At three and four and five, I asked for dogs. I had a pathological desire for warm animal bodies to kiss. Does this signify some kind of loss, a lack of attention on the guardian’s part, an absence of love freely given? I don’t know. I wanted to love something and know what it meant to grow it. I wanted to put my love on places and things that didn’t mind. I had gotten to know about farms, where cows and pigs and dogs lived. These were things Pomoc would never have, lives that could never happen. Oh, you might buy a pot‑bellied from the breeder in Nixon, but it’s hard to keep fat things happy in the summer heat.
Our house was simple, one of the few in Pomoc with a second story. The floors had been stripped and remained unfinished; the stairs creaked and the taps ran cold for a long while before growing warm. In the front room stood the old blue couch where Lamb read his paper, the Paiute rug Wolf slept on those nights the temperatures dropped low enough to frost the saltbush. One summer we built bookshelves into the wall from harvested trunks of birch. When the panels had all been fitted together, we stacked our treasure there: Lamb’s collection of dog‑eared textbooks from two years at state college, my own assortment of dime‑store paperbacks like snapshots from phases I’d outgrown—mysteries, romances, slow and sprawling biographies of famously short men.
Lamb’s room, and his daughter’s, was on the second floor, cool in the winter and the early hours of morning. I woke alone in her twin bed across a wide window overlooking the land. The room carried echoes from its previous owner: two black scuffmarks by the closet door where a full‑length mirror hung, delicate pencil marks on the doorjamb where she grew taller and taller, until she stopped growing and had me. I lay in bed for hours imagining the million cruel ways she moved about the room, the smell of her hair as she stepped out of the white‑tiled bath, even the shape and feel of her hands.
Across the hall, Lamb’s bedroom had been modified for a widower. He kept the dresser polished to show a thick, wide scar in the wood and a black‑and‑white portrait of Catherine with her short, dark curls pinned up. The glass plate that held her jewelry had been packed and stowed, along with all her blouses and coats. In the attic were boxes of photo albums: the fresh‑faced couple with dusty shoes, clasping hands in front of Pyramid Lake; the newborn baby swaddled in cloth; a wide‑eyed toddler slick and gleaming in a tub. Later photographs showed a surly, cinnamon‑haired daughter in corduroy trousers, clinging to Lamb in a dry field. I studied these photos to gauge Lamb’s happiness and compare it with our own. Did he already know then, that he held the wrong daughter by the hand? Had the largest, most generous part of him always been waiting for me?

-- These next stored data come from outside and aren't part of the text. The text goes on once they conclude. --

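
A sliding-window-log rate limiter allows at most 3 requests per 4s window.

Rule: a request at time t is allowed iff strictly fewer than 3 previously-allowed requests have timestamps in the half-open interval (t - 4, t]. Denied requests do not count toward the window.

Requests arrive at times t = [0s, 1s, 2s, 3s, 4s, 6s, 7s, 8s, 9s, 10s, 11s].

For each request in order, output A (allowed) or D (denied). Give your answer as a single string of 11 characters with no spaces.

Answer: AAADAAAADAA

Derivation:
Tracking allowed requests in the window:
  req#1 t=0s: ALLOW
  req#2 t=1s: ALLOW
  req#3 t=2s: ALLOW
  req#4 t=3s: DENY
  req#5 t=4s: ALLOW
  req#6 t=6s: ALLOW
  req#7 t=7s: ALLOW
  req#8 t=8s: ALLOW
  req#9 t=9s: DENY
  req#10 t=10s: ALLOW
  req#11 t=11s: ALLOW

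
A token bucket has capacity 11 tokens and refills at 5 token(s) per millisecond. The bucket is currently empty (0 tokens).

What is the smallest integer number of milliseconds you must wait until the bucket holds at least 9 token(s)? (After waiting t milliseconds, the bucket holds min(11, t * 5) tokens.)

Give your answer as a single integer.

Need t * 5 >= 9, so t >= 9/5.
Smallest integer t = ceil(9/5) = 2.

Answer: 2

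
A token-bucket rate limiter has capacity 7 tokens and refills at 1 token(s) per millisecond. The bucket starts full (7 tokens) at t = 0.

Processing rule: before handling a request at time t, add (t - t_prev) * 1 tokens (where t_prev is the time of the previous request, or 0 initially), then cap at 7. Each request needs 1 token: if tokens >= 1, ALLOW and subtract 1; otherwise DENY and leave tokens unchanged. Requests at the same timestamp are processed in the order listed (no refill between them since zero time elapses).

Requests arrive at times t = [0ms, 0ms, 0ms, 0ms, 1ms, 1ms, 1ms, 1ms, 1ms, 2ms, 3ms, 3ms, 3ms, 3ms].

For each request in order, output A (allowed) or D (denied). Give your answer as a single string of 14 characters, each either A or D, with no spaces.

Simulating step by step:
  req#1 t=0ms: ALLOW
  req#2 t=0ms: ALLOW
  req#3 t=0ms: ALLOW
  req#4 t=0ms: ALLOW
  req#5 t=1ms: ALLOW
  req#6 t=1ms: ALLOW
  req#7 t=1ms: ALLOW
  req#8 t=1ms: ALLOW
  req#9 t=1ms: DENY
  req#10 t=2ms: ALLOW
  req#11 t=3ms: ALLOW
  req#12 t=3ms: DENY
  req#13 t=3ms: DENY
  req#14 t=3ms: DENY

Answer: AAAAAAAADAADDD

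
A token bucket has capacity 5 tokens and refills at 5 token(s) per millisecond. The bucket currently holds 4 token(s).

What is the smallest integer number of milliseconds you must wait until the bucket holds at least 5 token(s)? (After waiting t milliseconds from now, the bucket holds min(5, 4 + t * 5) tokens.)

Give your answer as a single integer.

Answer: 1

Derivation:
Need 4 + t * 5 >= 5, so t >= 1/5.
Smallest integer t = ceil(1/5) = 1.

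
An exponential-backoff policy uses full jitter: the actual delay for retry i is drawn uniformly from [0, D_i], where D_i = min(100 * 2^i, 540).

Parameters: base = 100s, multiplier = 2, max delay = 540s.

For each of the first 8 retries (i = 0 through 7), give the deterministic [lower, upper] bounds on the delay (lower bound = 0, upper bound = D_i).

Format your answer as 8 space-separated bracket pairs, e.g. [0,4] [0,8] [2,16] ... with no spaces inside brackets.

Answer: [0,100] [0,200] [0,400] [0,540] [0,540] [0,540] [0,540] [0,540]

Derivation:
Computing bounds per retry:
  i=0: D_i=min(100*2^0,540)=100, bounds=[0,100]
  i=1: D_i=min(100*2^1,540)=200, bounds=[0,200]
  i=2: D_i=min(100*2^2,540)=400, bounds=[0,400]
  i=3: D_i=min(100*2^3,540)=540, bounds=[0,540]
  i=4: D_i=min(100*2^4,540)=540, bounds=[0,540]
  i=5: D_i=min(100*2^5,540)=540, bounds=[0,540]
  i=6: D_i=min(100*2^6,540)=540, bounds=[0,540]
  i=7: D_i=min(100*2^7,540)=540, bounds=[0,540]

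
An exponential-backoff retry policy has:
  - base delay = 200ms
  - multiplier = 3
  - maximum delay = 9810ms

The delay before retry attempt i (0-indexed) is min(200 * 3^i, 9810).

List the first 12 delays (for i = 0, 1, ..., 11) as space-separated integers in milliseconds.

Computing each delay:
  i=0: min(200*3^0, 9810) = 200
  i=1: min(200*3^1, 9810) = 600
  i=2: min(200*3^2, 9810) = 1800
  i=3: min(200*3^3, 9810) = 5400
  i=4: min(200*3^4, 9810) = 9810
  i=5: min(200*3^5, 9810) = 9810
  i=6: min(200*3^6, 9810) = 9810
  i=7: min(200*3^7, 9810) = 9810
  i=8: min(200*3^8, 9810) = 9810
  i=9: min(200*3^9, 9810) = 9810
  i=10: min(200*3^10, 9810) = 9810
  i=11: min(200*3^11, 9810) = 9810

Answer: 200 600 1800 5400 9810 9810 9810 9810 9810 9810 9810 9810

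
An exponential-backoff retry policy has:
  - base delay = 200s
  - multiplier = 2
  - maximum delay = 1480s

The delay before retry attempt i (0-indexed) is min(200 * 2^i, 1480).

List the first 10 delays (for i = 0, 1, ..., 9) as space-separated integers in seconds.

Answer: 200 400 800 1480 1480 1480 1480 1480 1480 1480

Derivation:
Computing each delay:
  i=0: min(200*2^0, 1480) = 200
  i=1: min(200*2^1, 1480) = 400
  i=2: min(200*2^2, 1480) = 800
  i=3: min(200*2^3, 1480) = 1480
  i=4: min(200*2^4, 1480) = 1480
  i=5: min(200*2^5, 1480) = 1480
  i=6: min(200*2^6, 1480) = 1480
  i=7: min(200*2^7, 1480) = 1480
  i=8: min(200*2^8, 1480) = 1480
  i=9: min(200*2^9, 1480) = 1480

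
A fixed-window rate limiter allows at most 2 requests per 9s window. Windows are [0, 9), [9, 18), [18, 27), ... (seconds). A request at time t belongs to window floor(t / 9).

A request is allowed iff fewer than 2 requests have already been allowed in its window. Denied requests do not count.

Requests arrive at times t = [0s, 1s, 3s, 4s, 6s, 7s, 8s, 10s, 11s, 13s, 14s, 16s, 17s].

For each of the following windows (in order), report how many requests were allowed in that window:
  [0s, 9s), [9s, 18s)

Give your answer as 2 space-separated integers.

Processing requests:
  req#1 t=0s (window 0): ALLOW
  req#2 t=1s (window 0): ALLOW
  req#3 t=3s (window 0): DENY
  req#4 t=4s (window 0): DENY
  req#5 t=6s (window 0): DENY
  req#6 t=7s (window 0): DENY
  req#7 t=8s (window 0): DENY
  req#8 t=10s (window 1): ALLOW
  req#9 t=11s (window 1): ALLOW
  req#10 t=13s (window 1): DENY
  req#11 t=14s (window 1): DENY
  req#12 t=16s (window 1): DENY
  req#13 t=17s (window 1): DENY

Allowed counts by window: 2 2

Answer: 2 2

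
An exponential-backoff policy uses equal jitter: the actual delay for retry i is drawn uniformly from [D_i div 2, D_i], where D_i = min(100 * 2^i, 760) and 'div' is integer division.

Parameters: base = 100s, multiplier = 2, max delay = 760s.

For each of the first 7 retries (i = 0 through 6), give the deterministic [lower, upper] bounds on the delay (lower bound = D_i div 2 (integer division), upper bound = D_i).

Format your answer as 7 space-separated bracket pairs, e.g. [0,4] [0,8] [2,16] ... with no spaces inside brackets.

Answer: [50,100] [100,200] [200,400] [380,760] [380,760] [380,760] [380,760]

Derivation:
Computing bounds per retry:
  i=0: D_i=min(100*2^0,760)=100, bounds=[50,100]
  i=1: D_i=min(100*2^1,760)=200, bounds=[100,200]
  i=2: D_i=min(100*2^2,760)=400, bounds=[200,400]
  i=3: D_i=min(100*2^3,760)=760, bounds=[380,760]
  i=4: D_i=min(100*2^4,760)=760, bounds=[380,760]
  i=5: D_i=min(100*2^5,760)=760, bounds=[380,760]
  i=6: D_i=min(100*2^6,760)=760, bounds=[380,760]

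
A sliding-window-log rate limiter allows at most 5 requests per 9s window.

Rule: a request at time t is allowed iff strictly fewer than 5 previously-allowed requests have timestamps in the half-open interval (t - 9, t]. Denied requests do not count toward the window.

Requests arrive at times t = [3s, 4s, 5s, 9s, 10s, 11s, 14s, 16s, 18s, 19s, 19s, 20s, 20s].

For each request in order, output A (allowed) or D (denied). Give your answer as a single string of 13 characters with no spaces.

Answer: AAAAADAAAAADD

Derivation:
Tracking allowed requests in the window:
  req#1 t=3s: ALLOW
  req#2 t=4s: ALLOW
  req#3 t=5s: ALLOW
  req#4 t=9s: ALLOW
  req#5 t=10s: ALLOW
  req#6 t=11s: DENY
  req#7 t=14s: ALLOW
  req#8 t=16s: ALLOW
  req#9 t=18s: ALLOW
  req#10 t=19s: ALLOW
  req#11 t=19s: ALLOW
  req#12 t=20s: DENY
  req#13 t=20s: DENY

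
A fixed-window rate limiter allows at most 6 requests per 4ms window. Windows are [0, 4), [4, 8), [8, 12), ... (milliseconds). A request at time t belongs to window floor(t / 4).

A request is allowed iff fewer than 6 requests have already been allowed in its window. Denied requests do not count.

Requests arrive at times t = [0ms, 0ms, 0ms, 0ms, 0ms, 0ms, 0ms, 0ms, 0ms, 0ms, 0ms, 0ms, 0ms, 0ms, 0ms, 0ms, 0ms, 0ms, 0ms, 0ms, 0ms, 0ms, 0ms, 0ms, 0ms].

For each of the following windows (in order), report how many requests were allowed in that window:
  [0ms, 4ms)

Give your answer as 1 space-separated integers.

Answer: 6

Derivation:
Processing requests:
  req#1 t=0ms (window 0): ALLOW
  req#2 t=0ms (window 0): ALLOW
  req#3 t=0ms (window 0): ALLOW
  req#4 t=0ms (window 0): ALLOW
  req#5 t=0ms (window 0): ALLOW
  req#6 t=0ms (window 0): ALLOW
  req#7 t=0ms (window 0): DENY
  req#8 t=0ms (window 0): DENY
  req#9 t=0ms (window 0): DENY
  req#10 t=0ms (window 0): DENY
  req#11 t=0ms (window 0): DENY
  req#12 t=0ms (window 0): DENY
  req#13 t=0ms (window 0): DENY
  req#14 t=0ms (window 0): DENY
  req#15 t=0ms (window 0): DENY
  req#16 t=0ms (window 0): DENY
  req#17 t=0ms (window 0): DENY
  req#18 t=0ms (window 0): DENY
  req#19 t=0ms (window 0): DENY
  req#20 t=0ms (window 0): DENY
  req#21 t=0ms (window 0): DENY
  req#22 t=0ms (window 0): DENY
  req#23 t=0ms (window 0): DENY
  req#24 t=0ms (window 0): DENY
  req#25 t=0ms (window 0): DENY

Allowed counts by window: 6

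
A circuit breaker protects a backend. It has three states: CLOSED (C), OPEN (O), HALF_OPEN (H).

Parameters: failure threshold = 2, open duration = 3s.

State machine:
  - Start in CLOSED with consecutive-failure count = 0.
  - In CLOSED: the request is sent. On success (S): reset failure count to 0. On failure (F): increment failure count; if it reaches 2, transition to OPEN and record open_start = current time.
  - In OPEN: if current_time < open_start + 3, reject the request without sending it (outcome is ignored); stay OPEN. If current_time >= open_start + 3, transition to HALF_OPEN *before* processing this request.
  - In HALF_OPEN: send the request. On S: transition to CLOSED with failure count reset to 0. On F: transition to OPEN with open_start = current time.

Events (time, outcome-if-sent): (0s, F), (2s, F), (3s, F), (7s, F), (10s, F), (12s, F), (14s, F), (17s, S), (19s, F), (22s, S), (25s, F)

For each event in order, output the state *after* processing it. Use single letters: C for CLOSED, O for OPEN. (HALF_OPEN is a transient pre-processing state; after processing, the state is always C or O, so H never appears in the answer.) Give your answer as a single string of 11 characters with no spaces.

Answer: COOOOOOCCCC

Derivation:
State after each event:
  event#1 t=0s outcome=F: state=CLOSED
  event#2 t=2s outcome=F: state=OPEN
  event#3 t=3s outcome=F: state=OPEN
  event#4 t=7s outcome=F: state=OPEN
  event#5 t=10s outcome=F: state=OPEN
  event#6 t=12s outcome=F: state=OPEN
  event#7 t=14s outcome=F: state=OPEN
  event#8 t=17s outcome=S: state=CLOSED
  event#9 t=19s outcome=F: state=CLOSED
  event#10 t=22s outcome=S: state=CLOSED
  event#11 t=25s outcome=F: state=CLOSED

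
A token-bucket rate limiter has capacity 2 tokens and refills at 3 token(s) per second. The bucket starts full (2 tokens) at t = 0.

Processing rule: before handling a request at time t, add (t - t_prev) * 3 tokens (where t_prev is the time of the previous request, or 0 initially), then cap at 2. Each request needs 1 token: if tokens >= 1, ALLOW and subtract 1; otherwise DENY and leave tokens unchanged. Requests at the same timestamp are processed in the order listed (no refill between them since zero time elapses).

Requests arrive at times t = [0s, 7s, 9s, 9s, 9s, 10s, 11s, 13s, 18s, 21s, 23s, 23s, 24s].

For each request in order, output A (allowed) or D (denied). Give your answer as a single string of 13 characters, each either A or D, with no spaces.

Simulating step by step:
  req#1 t=0s: ALLOW
  req#2 t=7s: ALLOW
  req#3 t=9s: ALLOW
  req#4 t=9s: ALLOW
  req#5 t=9s: DENY
  req#6 t=10s: ALLOW
  req#7 t=11s: ALLOW
  req#8 t=13s: ALLOW
  req#9 t=18s: ALLOW
  req#10 t=21s: ALLOW
  req#11 t=23s: ALLOW
  req#12 t=23s: ALLOW
  req#13 t=24s: ALLOW

Answer: AAAADAAAAAAAA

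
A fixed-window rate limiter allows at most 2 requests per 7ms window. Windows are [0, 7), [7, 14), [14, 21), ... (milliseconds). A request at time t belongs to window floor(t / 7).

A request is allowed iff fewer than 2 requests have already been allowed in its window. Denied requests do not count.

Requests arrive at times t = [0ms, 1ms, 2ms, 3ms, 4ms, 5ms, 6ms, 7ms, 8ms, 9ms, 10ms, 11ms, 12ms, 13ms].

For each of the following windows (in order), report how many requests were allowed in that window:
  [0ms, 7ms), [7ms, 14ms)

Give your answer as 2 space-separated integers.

Processing requests:
  req#1 t=0ms (window 0): ALLOW
  req#2 t=1ms (window 0): ALLOW
  req#3 t=2ms (window 0): DENY
  req#4 t=3ms (window 0): DENY
  req#5 t=4ms (window 0): DENY
  req#6 t=5ms (window 0): DENY
  req#7 t=6ms (window 0): DENY
  req#8 t=7ms (window 1): ALLOW
  req#9 t=8ms (window 1): ALLOW
  req#10 t=9ms (window 1): DENY
  req#11 t=10ms (window 1): DENY
  req#12 t=11ms (window 1): DENY
  req#13 t=12ms (window 1): DENY
  req#14 t=13ms (window 1): DENY

Allowed counts by window: 2 2

Answer: 2 2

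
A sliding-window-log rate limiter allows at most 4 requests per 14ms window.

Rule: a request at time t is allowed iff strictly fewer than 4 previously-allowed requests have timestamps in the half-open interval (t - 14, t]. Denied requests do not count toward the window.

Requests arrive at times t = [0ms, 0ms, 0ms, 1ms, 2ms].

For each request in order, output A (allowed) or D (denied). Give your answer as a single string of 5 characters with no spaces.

Tracking allowed requests in the window:
  req#1 t=0ms: ALLOW
  req#2 t=0ms: ALLOW
  req#3 t=0ms: ALLOW
  req#4 t=1ms: ALLOW
  req#5 t=2ms: DENY

Answer: AAAAD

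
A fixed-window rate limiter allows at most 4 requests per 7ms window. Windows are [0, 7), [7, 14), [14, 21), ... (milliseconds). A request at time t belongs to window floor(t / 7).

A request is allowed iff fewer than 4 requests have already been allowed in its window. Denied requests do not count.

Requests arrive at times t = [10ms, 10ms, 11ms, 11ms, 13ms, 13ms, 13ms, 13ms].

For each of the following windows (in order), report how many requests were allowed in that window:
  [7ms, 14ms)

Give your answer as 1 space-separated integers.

Processing requests:
  req#1 t=10ms (window 1): ALLOW
  req#2 t=10ms (window 1): ALLOW
  req#3 t=11ms (window 1): ALLOW
  req#4 t=11ms (window 1): ALLOW
  req#5 t=13ms (window 1): DENY
  req#6 t=13ms (window 1): DENY
  req#7 t=13ms (window 1): DENY
  req#8 t=13ms (window 1): DENY

Allowed counts by window: 4

Answer: 4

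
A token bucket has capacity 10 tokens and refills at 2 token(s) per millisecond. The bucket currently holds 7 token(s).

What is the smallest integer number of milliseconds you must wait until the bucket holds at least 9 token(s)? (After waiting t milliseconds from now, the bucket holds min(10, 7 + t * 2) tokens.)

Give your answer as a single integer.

Need 7 + t * 2 >= 9, so t >= 2/2.
Smallest integer t = ceil(2/2) = 1.

Answer: 1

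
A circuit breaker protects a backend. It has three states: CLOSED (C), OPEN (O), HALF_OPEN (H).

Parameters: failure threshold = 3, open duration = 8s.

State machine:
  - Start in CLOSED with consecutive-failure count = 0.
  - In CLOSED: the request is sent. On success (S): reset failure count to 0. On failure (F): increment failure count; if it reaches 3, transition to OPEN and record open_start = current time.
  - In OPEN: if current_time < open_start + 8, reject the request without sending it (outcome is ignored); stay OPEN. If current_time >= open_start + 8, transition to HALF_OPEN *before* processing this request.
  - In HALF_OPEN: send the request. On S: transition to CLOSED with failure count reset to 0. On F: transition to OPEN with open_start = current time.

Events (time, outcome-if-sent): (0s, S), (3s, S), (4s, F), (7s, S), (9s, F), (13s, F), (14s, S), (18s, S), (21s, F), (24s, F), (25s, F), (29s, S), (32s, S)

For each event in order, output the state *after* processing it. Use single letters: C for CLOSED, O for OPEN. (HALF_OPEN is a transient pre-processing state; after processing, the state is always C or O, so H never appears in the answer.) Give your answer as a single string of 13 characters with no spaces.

Answer: CCCCCCCCCCOOO

Derivation:
State after each event:
  event#1 t=0s outcome=S: state=CLOSED
  event#2 t=3s outcome=S: state=CLOSED
  event#3 t=4s outcome=F: state=CLOSED
  event#4 t=7s outcome=S: state=CLOSED
  event#5 t=9s outcome=F: state=CLOSED
  event#6 t=13s outcome=F: state=CLOSED
  event#7 t=14s outcome=S: state=CLOSED
  event#8 t=18s outcome=S: state=CLOSED
  event#9 t=21s outcome=F: state=CLOSED
  event#10 t=24s outcome=F: state=CLOSED
  event#11 t=25s outcome=F: state=OPEN
  event#12 t=29s outcome=S: state=OPEN
  event#13 t=32s outcome=S: state=OPEN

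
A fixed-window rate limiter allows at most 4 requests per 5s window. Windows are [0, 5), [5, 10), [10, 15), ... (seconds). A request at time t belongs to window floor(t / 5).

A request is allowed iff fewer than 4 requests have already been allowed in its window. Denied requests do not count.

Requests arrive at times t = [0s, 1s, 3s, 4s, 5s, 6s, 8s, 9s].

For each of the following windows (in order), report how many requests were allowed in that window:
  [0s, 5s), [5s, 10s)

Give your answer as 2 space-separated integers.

Processing requests:
  req#1 t=0s (window 0): ALLOW
  req#2 t=1s (window 0): ALLOW
  req#3 t=3s (window 0): ALLOW
  req#4 t=4s (window 0): ALLOW
  req#5 t=5s (window 1): ALLOW
  req#6 t=6s (window 1): ALLOW
  req#7 t=8s (window 1): ALLOW
  req#8 t=9s (window 1): ALLOW

Allowed counts by window: 4 4

Answer: 4 4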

If family is nothing but the accumulation of routine among two or more people, here was ours: Lamb cut the thick pine table in the center of the kitchen himself, along with four spindle back chairs to match. We sat in the same pair every meal, though the others were hardly occupied. It was the only time he showed blatant affection to the dogs, dropping a piece of meat into each of their bowls, rubbing a grateful furry head.
After Lamb retired for the night, I stayed up washing our dishes in the sink, the kitchen window facing our rocky yard, the grade of pebbled soil and milkweed rising gradually into mountain. I lingered over the soapy plates and glasses, waiting for coyotes to emerge along the back ridge. They scavenged for small dogs, an unlucky cat, their bright eyes bobbing as they ran. The way they paced the fences, raising their snouts to howl.